Sync captive portal logged in state



  • Hi

    i am wondering if there is a solution for the problem described below :
    https://redmine.pfsense.org/issues/4552

    i've 2 firewalls, version 2.4.3, high availability configured for each interface, and also DHCP server and captive portal configured

    the problem is that clients can get IP from the both DHCP servers, it's fine, but when trying to access internet, if the client get authenticated via the captive portal of the backup, he still cannot have access to internet even if the authentication is success, because he is listed only on the Backup whereas the active gateway is on the Master who still doesn(t know that the user is logged because the state of the logged users aren't synced between the backup to the master

    is there a way to sync captive portal logged users between the Master and the Backup ?

    thanks a lot


  • Netgate

    Sounds like you have not set up your DHCP correctly.

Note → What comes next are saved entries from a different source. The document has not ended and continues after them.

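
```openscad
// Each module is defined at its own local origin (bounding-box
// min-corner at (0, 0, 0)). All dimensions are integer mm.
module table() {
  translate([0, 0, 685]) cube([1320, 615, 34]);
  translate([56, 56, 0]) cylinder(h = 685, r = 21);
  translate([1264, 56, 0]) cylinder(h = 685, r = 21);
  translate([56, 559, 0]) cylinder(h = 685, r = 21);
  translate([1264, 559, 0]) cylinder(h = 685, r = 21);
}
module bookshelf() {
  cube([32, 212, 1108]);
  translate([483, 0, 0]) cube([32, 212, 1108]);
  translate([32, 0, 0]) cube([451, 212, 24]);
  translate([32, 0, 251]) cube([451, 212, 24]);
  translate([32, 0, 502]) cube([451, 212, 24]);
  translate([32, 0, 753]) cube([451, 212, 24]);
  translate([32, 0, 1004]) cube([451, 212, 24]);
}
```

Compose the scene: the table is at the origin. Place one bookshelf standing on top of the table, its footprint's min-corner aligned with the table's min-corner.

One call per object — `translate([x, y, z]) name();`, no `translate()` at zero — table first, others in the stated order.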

    In general, when you run HA, you configure the DHCP server to give the CARP VIP on that interface as the default gateway. Else it will give them the interface address which is almost certainly not what you want.


  • Netgate

    @citronvolcano said in Sync captive portal logged in state:

    is there a way to sync captive portal logged users between the Master and the Backup?

    Not that I know of. Last time I ran an HA captive portal I am pretty sure I told it not to sync the CP settings and just disabled the captive portal on the secondary. In the event of a failover it was better to just allow the traffic than to break 3000 CP sessions all at once.

    Yes, there would be a "vulnerability" in that a savvy user could just manually set their gateway to the secondary's interface address and bypass the portal but that was deemed a lesser concern. The access was "free" anyway. The primary reason HA was implemented was keeping the front desk from getting slammed in the event of a failure, which equates to keeping the guests happy.